I never did tell Ahkeem what happened while he was on his business trip to Italy. He came back, and by then, the bleeding had lightened up to a regular flow of a period, and the pain wasmanageable with over-the-counter meds. I was a lot moodier as my body underwent all the changes from being pregnant one second to no longer being pregnant. I just picked little arguments with him so it would look like I had a reason to be walking around with an attitude.
I got on birth control and lied to him that my doctor suggested it would help with my newfound menstrual cramps I conveniently started complaining about. He never suspected a thing. I left him in the dark about terminating our child that I didn’t even have the decency to tell him about. The more I thought about it, the more guilt weighed on me. Would Ahk ever forgive me for this?
He thrived at being a father to Saphir, and I knew it would’ve been no different with our baby had I kept it. I took that away from him, and I felt horrible. I was so wrapped up in my thoughts, I didn’t realize I was in tears until they streamed down the sides of my face.
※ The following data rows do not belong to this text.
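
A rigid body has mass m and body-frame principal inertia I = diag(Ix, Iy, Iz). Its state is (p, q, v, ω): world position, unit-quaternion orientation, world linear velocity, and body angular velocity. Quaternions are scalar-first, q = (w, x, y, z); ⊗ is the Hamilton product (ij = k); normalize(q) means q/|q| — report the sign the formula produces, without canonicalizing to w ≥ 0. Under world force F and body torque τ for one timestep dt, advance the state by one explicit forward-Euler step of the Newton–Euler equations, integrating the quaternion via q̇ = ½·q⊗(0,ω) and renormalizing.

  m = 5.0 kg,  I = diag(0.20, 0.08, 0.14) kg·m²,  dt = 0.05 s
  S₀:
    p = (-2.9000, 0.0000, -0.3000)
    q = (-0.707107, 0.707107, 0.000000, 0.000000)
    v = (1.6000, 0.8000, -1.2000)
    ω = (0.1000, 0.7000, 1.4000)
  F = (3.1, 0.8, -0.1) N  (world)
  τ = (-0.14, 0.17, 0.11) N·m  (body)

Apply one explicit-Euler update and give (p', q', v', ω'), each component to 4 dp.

angular accel α = (-0.9940, 2.0200, 0.8457)
new body rate ω' = (0.0503, 0.8010, 1.4423)
2q̇ = q⊗(0,ω) = (-0.0707107, -0.0707107, -1.4849247, -0.4949749)
updated quaternion q' = (-0.7083, 0.7048, -0.0371, -0.0124)
new position p' = (-2.8200, 0.0400, -0.3600)
v' = v + a·dt = (1.6310, 0.8080, -1.2010)

p' = (-2.8200, 0.0400, -0.3600)
q' = (-0.7083, 0.7048, -0.0371, -0.0124)
v' = (1.6310, 0.8080, -1.2010)
ω' = (0.0503, 0.8010, 1.4423)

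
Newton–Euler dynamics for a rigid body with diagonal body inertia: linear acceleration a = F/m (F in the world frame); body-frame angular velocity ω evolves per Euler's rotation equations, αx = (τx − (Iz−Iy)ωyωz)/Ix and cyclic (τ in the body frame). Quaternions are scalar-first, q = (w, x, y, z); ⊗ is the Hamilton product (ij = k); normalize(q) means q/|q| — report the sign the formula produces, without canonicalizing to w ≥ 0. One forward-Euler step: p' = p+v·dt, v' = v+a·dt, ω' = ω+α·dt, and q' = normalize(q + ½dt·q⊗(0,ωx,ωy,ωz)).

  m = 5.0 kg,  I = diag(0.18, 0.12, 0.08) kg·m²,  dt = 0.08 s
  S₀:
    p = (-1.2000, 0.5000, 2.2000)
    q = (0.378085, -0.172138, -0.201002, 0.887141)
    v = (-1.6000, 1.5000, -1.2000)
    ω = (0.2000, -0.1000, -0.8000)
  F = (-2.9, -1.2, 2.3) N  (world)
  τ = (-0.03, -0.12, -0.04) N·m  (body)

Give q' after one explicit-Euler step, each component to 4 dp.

q' = (0.4068, -0.1590, -0.2008, 0.8769)

q⊗(0,ω) = (0.7240402, 0.3251327, 0.0019093, -0.2450538)
updated quaternion q' = (0.4068, -0.1590, -0.2008, 0.8769)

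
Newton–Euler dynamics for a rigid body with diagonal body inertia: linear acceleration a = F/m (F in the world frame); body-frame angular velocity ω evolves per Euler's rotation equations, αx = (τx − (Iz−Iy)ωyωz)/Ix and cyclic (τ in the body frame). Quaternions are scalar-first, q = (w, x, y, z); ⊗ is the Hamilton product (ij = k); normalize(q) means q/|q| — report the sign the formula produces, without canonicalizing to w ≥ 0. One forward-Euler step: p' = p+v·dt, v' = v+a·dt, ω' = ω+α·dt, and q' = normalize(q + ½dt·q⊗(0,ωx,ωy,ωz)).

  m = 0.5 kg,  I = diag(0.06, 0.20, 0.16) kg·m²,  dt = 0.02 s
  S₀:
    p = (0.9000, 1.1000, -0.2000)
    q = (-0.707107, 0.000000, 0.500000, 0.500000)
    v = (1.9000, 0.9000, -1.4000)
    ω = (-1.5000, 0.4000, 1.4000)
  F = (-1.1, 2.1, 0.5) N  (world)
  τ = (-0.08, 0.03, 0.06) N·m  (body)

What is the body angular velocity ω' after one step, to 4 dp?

gyro term ω×Iω = (-0.0224, 0.2100, -0.0840)
α = I⁻¹(τ − ω×Iω) = (-0.9600, -0.9000, 0.9000)
ω + α·dt = (-1.5192, 0.3820, 1.4180)

ω' = (-1.5192, 0.3820, 1.4180)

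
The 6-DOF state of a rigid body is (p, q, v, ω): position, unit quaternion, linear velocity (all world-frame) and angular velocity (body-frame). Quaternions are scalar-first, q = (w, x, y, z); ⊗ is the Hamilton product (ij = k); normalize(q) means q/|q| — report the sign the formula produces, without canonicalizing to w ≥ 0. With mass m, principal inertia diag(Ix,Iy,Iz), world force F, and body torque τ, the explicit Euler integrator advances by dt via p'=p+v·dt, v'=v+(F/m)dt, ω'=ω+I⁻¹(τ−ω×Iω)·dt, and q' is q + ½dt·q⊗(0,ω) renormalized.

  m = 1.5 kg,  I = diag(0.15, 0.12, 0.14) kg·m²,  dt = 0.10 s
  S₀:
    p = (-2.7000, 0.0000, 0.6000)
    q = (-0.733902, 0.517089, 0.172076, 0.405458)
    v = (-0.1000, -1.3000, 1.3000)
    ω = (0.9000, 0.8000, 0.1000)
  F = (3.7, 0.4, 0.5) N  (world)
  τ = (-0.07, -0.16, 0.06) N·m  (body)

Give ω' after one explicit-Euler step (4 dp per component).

gyro term ω×Iω = (0.0016, 0.0009, -0.0216)
α = I⁻¹(τ − ω×Iω) = (-0.4773, -1.3408, 0.5829)
new body rate ω' = (0.8523, 0.6659, 0.1583)

ω' = (0.8523, 0.6659, 0.1583)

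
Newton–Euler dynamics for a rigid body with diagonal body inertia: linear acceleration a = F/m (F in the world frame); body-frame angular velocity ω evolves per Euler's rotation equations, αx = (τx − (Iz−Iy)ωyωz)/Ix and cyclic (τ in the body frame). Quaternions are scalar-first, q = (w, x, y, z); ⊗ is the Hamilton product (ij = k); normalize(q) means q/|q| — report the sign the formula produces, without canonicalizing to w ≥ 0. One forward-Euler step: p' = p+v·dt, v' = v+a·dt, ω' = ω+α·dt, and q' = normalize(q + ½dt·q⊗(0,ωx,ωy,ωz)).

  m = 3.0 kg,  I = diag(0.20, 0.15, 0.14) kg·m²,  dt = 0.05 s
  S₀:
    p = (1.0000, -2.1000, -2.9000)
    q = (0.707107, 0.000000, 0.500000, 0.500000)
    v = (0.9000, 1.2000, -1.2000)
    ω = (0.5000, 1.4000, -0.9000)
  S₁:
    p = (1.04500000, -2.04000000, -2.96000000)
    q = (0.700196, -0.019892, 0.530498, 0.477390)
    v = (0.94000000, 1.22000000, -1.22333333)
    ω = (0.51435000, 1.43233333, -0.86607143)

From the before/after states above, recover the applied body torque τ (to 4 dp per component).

τ = (0.0700, 0.0700, 0.0600)

ω₁ − ω₀ = (0.01435000, 0.03233333, 0.03392857)
τ = I·(Δω/dt) + ω₀×(Iω₀) = (0.0700, 0.0700, 0.0600)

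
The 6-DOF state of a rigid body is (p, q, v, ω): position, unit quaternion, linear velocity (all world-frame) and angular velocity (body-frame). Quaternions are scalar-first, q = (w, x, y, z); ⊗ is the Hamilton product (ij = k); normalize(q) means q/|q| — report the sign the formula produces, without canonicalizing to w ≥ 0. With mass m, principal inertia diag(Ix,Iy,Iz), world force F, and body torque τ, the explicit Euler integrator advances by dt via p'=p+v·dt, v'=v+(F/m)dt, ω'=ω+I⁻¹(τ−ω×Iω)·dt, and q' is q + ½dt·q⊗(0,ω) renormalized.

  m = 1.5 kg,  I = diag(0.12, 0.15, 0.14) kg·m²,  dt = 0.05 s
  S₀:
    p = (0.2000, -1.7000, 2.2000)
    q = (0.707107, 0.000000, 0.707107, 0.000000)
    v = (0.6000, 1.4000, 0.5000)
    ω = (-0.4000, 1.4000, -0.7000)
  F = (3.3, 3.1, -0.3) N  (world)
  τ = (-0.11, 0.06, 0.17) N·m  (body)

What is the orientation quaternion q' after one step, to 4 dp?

q' = (0.6818, -0.0194, 0.7313, -0.0053)

2q̇ = q⊗(0,ω) = (-0.9899498, -0.7778177, 0.9899498, -0.2121321)
q' = normalize(q + ½dt·q⊗(0,ω)) = (0.6818, -0.0194, 0.7313, -0.0053)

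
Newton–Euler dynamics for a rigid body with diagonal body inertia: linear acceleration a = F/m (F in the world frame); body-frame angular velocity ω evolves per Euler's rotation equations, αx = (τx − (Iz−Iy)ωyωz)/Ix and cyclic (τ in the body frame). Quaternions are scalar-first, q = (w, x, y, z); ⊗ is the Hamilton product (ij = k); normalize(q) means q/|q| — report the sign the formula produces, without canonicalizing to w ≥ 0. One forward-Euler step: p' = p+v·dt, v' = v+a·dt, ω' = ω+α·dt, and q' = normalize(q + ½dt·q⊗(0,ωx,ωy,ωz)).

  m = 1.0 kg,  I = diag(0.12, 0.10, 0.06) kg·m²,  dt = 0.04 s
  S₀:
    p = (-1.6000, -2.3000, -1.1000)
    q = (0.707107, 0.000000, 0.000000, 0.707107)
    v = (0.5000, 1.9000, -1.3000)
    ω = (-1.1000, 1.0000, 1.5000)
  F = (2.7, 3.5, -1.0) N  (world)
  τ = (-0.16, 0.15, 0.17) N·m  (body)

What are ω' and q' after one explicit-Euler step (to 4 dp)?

ω×(Iω) gyroscopic = (-0.0600, -0.0990, 0.0220)
α = I⁻¹(τ − ω×Iω) = (-0.8333, 2.4900, 2.4667)
ω' = ω + α·dt = (-1.1333, 1.0996, 1.5987)
q⊗(0,ω) = (-1.0606605, -1.4849247, -0.0707107, 1.0606605)
q' = normalize(q + ½dt·q⊗(0,ω)) = (0.6853, -0.0297, -0.0014, 0.7277)

ω' = (-1.1333, 1.0996, 1.5987)
q' = (0.6853, -0.0297, -0.0014, 0.7277)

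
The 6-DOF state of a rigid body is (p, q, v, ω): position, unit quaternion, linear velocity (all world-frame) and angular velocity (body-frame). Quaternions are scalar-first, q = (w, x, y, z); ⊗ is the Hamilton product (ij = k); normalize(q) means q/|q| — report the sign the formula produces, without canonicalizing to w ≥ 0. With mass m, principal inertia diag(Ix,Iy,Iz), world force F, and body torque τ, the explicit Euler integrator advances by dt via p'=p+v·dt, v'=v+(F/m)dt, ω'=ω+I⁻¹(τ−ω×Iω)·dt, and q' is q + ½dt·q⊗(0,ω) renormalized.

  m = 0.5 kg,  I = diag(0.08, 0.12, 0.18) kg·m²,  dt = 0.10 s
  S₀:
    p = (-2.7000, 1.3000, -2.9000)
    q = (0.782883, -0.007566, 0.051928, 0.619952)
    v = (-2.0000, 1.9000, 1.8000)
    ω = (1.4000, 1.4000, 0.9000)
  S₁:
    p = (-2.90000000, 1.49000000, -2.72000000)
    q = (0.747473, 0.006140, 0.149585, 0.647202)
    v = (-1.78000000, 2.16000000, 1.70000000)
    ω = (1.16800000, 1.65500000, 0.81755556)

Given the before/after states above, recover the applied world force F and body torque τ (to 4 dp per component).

F = (1.1000, 1.3000, -0.5000)
τ = (-0.1100, 0.1800, -0.0700)

ω₁ − ω₀ = (-0.23200000, 0.25500000, -0.08244444)
τ = I·(Δω/dt) + ω₀×(Iω₀) = (-0.1100, 0.1800, -0.0700)
velocity change Δv = (0.22000000, 0.26000000, -0.10000000)
m·(v₁−v₀)/dt = (1.1000, 1.3000, -0.5000)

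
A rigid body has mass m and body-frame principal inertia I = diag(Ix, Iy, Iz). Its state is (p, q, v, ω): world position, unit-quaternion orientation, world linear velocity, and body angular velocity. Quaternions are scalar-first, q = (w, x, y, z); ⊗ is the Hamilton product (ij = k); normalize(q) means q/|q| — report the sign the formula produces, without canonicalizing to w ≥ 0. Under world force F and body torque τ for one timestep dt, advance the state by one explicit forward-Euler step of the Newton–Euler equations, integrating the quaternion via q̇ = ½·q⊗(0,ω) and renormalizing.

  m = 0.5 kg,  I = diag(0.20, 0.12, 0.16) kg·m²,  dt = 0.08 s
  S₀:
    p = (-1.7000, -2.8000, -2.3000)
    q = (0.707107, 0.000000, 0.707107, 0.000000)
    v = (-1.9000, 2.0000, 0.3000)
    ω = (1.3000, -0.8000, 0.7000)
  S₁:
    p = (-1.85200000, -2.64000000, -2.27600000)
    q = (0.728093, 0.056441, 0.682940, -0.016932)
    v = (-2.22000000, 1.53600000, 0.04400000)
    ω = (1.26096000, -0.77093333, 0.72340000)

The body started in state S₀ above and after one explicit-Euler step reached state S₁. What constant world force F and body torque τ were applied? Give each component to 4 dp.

F = (-2.0000, -2.9000, -1.6000)
τ = (-0.1200, 0.0800, 0.1300)

Δv = v₁−v₀ = (-0.32000000, -0.46400000, -0.25600000)
m·(v₁−v₀)/dt = (-2.0000, -2.9000, -1.6000)
ω₁ − ω₀ = (-0.03904000, 0.02906667, 0.02340000)
applied torque τ = (-0.1200, 0.0800, 0.1300)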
I had to tell my husband… soon.
Chapter Six
AHKEEM
“Niggas wanna fuckingplay on my top like I won’t turn the whole fucking city red behind this shit!” I slammed my hand into the steering wheel of my car. I never got to the Bronx as fast as I did tonight. Once Jersey hit me with the news of our trap getting flipped, I broke every traffic rule there was to get back into the city.
I parked my car in the cut, watching as first responders and police swarmed the trap and rolled out body bags filled with my men. We kept a low profile, so whoever Silas got to spin on us had to have been watching us for a while to even peep game. I tried my hand at being peaceful for the sake of keeping this shit contained, but this was two hits all in the span of a week and a half. First, they dropped Ny, and now they were kicking down the door to my fucking trap? This laid-back shit I had been kicking must’ve really gotten to niggas’ heads.
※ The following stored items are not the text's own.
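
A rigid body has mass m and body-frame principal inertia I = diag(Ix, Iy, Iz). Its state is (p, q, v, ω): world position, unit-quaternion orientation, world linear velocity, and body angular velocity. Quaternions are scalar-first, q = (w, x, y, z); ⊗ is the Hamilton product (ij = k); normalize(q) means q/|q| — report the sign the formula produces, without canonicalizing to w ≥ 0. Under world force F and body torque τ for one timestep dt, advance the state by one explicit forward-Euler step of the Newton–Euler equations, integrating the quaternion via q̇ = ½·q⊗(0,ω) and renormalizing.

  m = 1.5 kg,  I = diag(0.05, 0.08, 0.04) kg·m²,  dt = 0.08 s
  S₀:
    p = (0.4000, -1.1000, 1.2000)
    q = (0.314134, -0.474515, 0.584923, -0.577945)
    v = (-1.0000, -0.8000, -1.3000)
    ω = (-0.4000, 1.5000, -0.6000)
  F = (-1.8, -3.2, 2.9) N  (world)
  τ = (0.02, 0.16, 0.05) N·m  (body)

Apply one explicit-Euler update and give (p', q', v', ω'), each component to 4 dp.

α = I⁻¹(τ − ω×Iω) = (-0.3200, 1.9700, 1.7000)
ω + α·dt = (-0.4256, 1.6576, -0.4640)
Hamilton product q⊗(0,ω) = (-1.4139575, 0.3903101, 0.4176700, -0.6662837)
updated quaternion q' = (0.2570, -0.4579, 0.6003, -0.6033)
linear accel F/m = (-1.2000, -2.1333, 1.9333)
p + v·dt = (0.3200, -1.1640, 1.0960)
v + (F/m)dt = (-1.0960, -0.9707, -1.1453)

p' = (0.3200, -1.1640, 1.0960)
q' = (0.2570, -0.4579, 0.6003, -0.6033)
v' = (-1.0960, -0.9707, -1.1453)
ω' = (-0.4256, 1.6576, -0.4640)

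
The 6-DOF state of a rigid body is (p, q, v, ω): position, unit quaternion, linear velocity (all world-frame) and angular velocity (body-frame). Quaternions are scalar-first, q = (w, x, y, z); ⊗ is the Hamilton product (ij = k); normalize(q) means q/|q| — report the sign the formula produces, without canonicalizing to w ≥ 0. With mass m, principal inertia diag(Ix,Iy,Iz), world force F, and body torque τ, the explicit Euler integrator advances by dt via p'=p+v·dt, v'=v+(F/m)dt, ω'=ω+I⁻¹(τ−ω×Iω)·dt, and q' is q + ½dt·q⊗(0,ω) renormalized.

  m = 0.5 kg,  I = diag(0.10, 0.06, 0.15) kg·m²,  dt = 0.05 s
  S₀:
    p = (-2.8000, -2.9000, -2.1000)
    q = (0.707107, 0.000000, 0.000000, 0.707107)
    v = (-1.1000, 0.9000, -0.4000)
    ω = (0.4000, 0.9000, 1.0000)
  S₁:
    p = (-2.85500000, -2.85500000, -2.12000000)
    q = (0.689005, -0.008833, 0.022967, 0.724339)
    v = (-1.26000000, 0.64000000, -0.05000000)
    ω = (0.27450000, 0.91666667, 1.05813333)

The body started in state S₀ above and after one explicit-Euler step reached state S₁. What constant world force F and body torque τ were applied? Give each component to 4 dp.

rate change Δω = (-0.12550000, 0.01666667, 0.05813333)
τ = I·(Δω/dt) + ω₀×(Iω₀) = (-0.1700, 0.0000, 0.1600)
velocity change Δv = (-0.16000000, -0.26000000, 0.35000000)
applied force F = (-1.6000, -2.6000, 3.5000)

F = (-1.6000, -2.6000, 3.5000)
τ = (-0.1700, 0.0000, 0.1600)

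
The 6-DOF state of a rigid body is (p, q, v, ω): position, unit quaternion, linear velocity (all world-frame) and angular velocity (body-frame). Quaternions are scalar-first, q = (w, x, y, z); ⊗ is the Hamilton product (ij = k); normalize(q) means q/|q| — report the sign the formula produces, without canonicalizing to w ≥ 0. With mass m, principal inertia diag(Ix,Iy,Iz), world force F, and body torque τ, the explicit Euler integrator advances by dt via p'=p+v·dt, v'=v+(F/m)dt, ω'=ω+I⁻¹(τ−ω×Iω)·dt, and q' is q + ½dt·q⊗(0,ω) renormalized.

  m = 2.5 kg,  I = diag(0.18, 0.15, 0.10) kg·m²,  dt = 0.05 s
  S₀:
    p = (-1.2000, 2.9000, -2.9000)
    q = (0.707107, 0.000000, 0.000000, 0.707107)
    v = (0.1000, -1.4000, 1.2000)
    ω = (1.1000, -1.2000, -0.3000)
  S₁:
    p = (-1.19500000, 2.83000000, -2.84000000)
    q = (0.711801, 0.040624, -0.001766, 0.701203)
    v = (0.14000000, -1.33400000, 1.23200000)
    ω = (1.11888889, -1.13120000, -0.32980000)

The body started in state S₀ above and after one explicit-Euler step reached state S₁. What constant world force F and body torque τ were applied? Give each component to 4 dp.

F = (2.0000, 3.3000, 1.6000)
τ = (0.0500, 0.1800, -0.0200)

Δv = v₁−v₀ = (0.04000000, 0.06600000, 0.03200000)
applied force F = (2.0000, 3.3000, 1.6000)
rate change Δω = (0.01888889, 0.06880000, -0.02980000)
precession coupling = (-0.0180, -0.0264, 0.0396)
τ = I·(Δω/dt) + ω₀×(Iω₀) = (0.0500, 0.1800, -0.0200)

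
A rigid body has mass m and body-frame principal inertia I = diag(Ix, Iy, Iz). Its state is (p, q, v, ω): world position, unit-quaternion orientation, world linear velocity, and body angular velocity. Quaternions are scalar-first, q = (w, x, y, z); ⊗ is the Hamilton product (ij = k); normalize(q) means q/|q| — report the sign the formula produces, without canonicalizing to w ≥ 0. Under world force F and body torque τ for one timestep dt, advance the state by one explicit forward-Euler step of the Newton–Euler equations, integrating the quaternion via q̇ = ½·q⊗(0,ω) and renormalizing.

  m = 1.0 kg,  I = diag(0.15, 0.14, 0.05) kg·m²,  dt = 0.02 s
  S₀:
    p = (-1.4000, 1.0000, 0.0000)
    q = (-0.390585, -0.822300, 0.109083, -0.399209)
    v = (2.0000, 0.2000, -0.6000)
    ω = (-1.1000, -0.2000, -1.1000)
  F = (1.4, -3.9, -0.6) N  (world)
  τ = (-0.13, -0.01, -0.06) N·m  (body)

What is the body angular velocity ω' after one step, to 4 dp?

(τ − ω×Iω)/I = (-0.7347, -0.9357, -1.1560)
ω' = ω + α·dt = (-1.1147, -0.2187, -1.1231)

ω' = (-1.1147, -0.2187, -1.1231)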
They really forgot who the fuck I was and how quick I would take it to hell if I felt provoked. I hit the locks to my whip as I saw Jersey pull up behind me. He wasted no time getting into my car to watch as the authorities locked the block down and DEA pulled up.
I knew for a fact that Silas had his crew wipe what they could find out of the trap. Wasn’t no nigga in their right mind airing out a spot without leaving out with something, especially when I was touching top of the line shit from Italy and Columbia. “This shit ends tonight. This nigga testing me, yo.” I slammed my fist into my hand.
“I got the drop on one of their spots. What’s the word?”
“We make them niggas pay. That’s my fucking people they rolling out in body bags. Everybody getting fucking touched.”
Jersey and I dapped up before he left my car and got back into his. We pulled off and headed to our warehouse out in Queens. There, already waiting with their fingers itching to squeeze a trigger, was Javi, Moe and Diamond.
Before Priest and the guys blessed me with their empire, Priest and I had a talk. He made it clear that where I was headed, I couldn’t take everyone with me because there wasn’t enough space at the top. I cut a lot of niggas off, and they claimed I switched up, but really, they just didn’t fit the vision.